# Huge's avatar choices



## jahan (Sep 7, 2007)

Well I was going to let Huge off, but he is insisting on getting a new avatar, but since I am lazy, here are the two best options so far. I am going to put this up to a vote for a little while, the winning avatar will be Huge's for a month, I think that is what the agreement was.

So here you go:

Option 1: Max Hall Turnover
[attachment=1:3r45wsb7]Max Hall Turnover.jpg[/attachment:3r45wsb7]
Option 2: Quest Coin
[attachment=0:3r45wsb7]Quest Coin.jpg[/attachment:3r45wsb7]


----------



## .45 (Sep 21, 2007)

Huge29 likes coins.... *\-\* *\-\*


----------



## jahan (Sep 7, 2007)

Come on people lets get some votes going here. Where is that **** cheer leading banana, there it is. -*|*- *(())*


----------



## Huge29 (Sep 17, 2007)

LOL, those are pretty dang funny! I will have to go with 1, but will it be legible when smaller?


----------



## jahan (Sep 7, 2007)

Huge29 said:


> LOL, those are pretty dang funny! I will have to go with 1, but will it be legible when smaller?


Probably not, but oh well. :lol: We will let this poll run to next week then we will see what the winner is. I was looking for some funny ones, but there was a lot of angry hateful ones, it was hard to find clean ones.


----------



## Huge29 (Sep 17, 2007)

I did find this ridiculous one;pregnant belly one
http://summit600.blogspot.com/
Of course, the same gal had this pic on her blog too; a whole lot bigger than mine  deer pic on the bottom of the page


----------



## FROGGER (Oct 1, 2007)

Huge29 said:


> I did find this ridiculous one;pregnant belly one
> http://summit600.blogspot.com/
> Of course, the same gal had this pic on her blog too; a whole lot bigger than mine  deer pic on the bottom of the page


SO she roots for the UTES and has a bigger deer, you may need counsuling... :wink:


----------



## LOAH (Sep 29, 2007)

Dang it! 

I'm sorry, Jahan. I didn't realize you'd already posted the turnover thing.  

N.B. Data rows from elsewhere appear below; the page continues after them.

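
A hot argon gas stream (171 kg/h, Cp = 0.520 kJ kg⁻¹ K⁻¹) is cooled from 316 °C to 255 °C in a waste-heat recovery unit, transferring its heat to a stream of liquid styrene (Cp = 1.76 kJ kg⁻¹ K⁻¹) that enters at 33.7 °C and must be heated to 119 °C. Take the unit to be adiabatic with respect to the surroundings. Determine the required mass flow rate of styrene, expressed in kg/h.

Heat released by hot stream: Q = 171 × 0.520 × (316 − 255) = 5424.1 kJ/h
Energy balance on cold side (adiabatic exchanger): Q = ṁ_c·Cp_c·(T_c,out − T_c,in)
ṁ_c = 5424.1 / [1.76 × (119 − 33.7)] = 36.13 kg/h

ṁ_c = 36.1 kg/h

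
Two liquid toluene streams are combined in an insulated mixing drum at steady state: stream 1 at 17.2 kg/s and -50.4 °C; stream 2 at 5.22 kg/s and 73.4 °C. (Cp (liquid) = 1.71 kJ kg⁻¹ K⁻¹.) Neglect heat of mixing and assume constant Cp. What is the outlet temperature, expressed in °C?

No heat crosses the boundary, so H_out = H_in.
Σ ṁᵢCp,ᵢTᵢ = 17.2×1.71×-50.4 + 5.22×1.71×73.4 = -827.18
Σ ṁᵢCp,ᵢ = 17.2×1.71 + 5.22×1.71 = 38.338
T_out = -827.18 / 38.338 = -21.576 °C

T_out = -21.6 °C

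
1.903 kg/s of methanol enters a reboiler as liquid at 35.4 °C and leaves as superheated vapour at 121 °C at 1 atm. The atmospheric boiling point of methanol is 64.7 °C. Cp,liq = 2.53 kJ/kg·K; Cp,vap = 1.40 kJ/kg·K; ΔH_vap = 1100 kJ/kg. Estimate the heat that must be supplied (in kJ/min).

liquid 35.4→64.7 °C: 74.129 kJ/kg
vaporisation at 64.7 °C: 1100 kJ/kg
vapour 64.7→121 °C: 78.82 kJ/kg
Δh = 74.129 + 1100 + 78.82 = 1252.9 kJ/kg
Q = ṁ·Δh = 1.903 kg/s × 1252.9 kJ/kg = 2384.4 kJ/s
|Q| = 2384.4 kW = 143060 kJ/min

Q = 143000 kJ/min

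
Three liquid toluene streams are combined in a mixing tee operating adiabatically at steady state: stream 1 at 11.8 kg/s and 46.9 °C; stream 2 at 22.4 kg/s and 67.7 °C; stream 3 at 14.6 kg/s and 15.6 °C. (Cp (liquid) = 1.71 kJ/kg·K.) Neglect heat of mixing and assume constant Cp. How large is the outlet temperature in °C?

Energy balance with Q = 0: Σ ṁᵢCp,ᵢ(T_out − Tᵢ) = 0
T_out = Σ ṁᵢCp,ᵢTᵢ / Σ ṁᵢCp,ᵢ
      = 3929 / 83.448 = 47.083 °C

T_out = 47.1 °C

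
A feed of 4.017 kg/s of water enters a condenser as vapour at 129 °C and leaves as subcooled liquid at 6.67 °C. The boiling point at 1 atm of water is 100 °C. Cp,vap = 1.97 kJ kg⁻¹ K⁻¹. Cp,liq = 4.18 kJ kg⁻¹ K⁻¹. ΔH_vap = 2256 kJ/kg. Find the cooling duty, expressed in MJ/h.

vapour 129→100 °C: -57.13 kJ/kg
condensation at 100 °C: -2256 kJ/kg
liquid 100→6.67 °C: -390.12 kJ/kg
Δh = -57.13 + -2256 + -390.12 = -2703.2 kJ/kg
Q = ṁ·Δh = 4.017 kg/s × -2703.2 kJ/kg = -10859 kJ/s
|Q| = 10859 kW = 39092 MJ/h

Q_c = 39100 MJ/h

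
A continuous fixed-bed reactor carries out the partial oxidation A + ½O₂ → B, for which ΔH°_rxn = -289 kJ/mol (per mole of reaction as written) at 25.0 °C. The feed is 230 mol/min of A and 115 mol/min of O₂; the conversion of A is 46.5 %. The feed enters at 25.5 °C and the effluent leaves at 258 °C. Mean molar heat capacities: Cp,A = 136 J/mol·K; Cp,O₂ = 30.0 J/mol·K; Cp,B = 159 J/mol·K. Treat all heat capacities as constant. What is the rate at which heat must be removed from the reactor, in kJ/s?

Q_out = 377 kJ/s

Extent of reaction ξ = 0.465 × 230 = 106.95 mol/min
Reaction term: ξ·ΔH°_rxn = 106.95 × -289 = -30909 kJ/min
Sensible, feed 25.5→25 °C: -17.365 kJ/min
Outlet flows (mol/min): A 123.05, O₂ 61.525, B 106.95
Sensible, products 25→258 °C: 8291.4 kJ/min
Q = ΔH = -22634 kJ/min = -377.24 kW
Heat removed = 377.24 kJ/s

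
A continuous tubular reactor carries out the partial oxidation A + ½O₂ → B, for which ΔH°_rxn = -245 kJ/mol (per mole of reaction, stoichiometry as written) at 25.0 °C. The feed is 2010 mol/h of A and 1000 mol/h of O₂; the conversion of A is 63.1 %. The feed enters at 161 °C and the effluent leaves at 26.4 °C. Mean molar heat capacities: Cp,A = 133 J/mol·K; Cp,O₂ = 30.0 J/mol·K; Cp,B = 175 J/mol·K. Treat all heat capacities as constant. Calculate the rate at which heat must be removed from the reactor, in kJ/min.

Extent of reaction ξ = 0.631 × 2010 = 1268.3 mol/h
Reaction term: ξ·ΔH°_rxn = 1268.3 × -245 = -310740 kJ/h
Sensible, feed 161→25 °C: -40437 kJ/h
Outlet flows (mol/h): A 741.69, O₂ 365.85, B 1268.3
Sensible, products 25→26.4 °C: 464.2 kJ/h
Q = ΔH = -350710 kJ/h = -97.419 kW
Heat removed = 5845.1 kJ/min

Q_out = 5850 kJ/min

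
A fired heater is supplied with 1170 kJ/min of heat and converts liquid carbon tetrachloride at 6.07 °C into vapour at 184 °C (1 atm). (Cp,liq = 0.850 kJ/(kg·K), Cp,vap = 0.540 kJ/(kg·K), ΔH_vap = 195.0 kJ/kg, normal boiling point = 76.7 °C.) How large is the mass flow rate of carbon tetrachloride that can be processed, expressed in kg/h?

ṁ = 224 kg/h

Δh = 0.850×(76.7−6.07) + 195.0 + 0.540×(184−76.7) = 312.98 kJ/kg
Q = 1170 kJ/min = 19.5 kJ/s = 70200 kJ/h
ṁ = Q/Δh = 70200 / 312.98 = 224.3 kg/h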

The turnover avatar would be quite appropriate.


----------



## waltny (Sep 8, 2007)

Hey huge, do you want me to donate my avatar to you?


----------



## jahan (Sep 7, 2007)

Well Huge, it looks like a few people have voted and it is the Turnover avatar. Do you want me to make it into an avatar or are you going to?


----------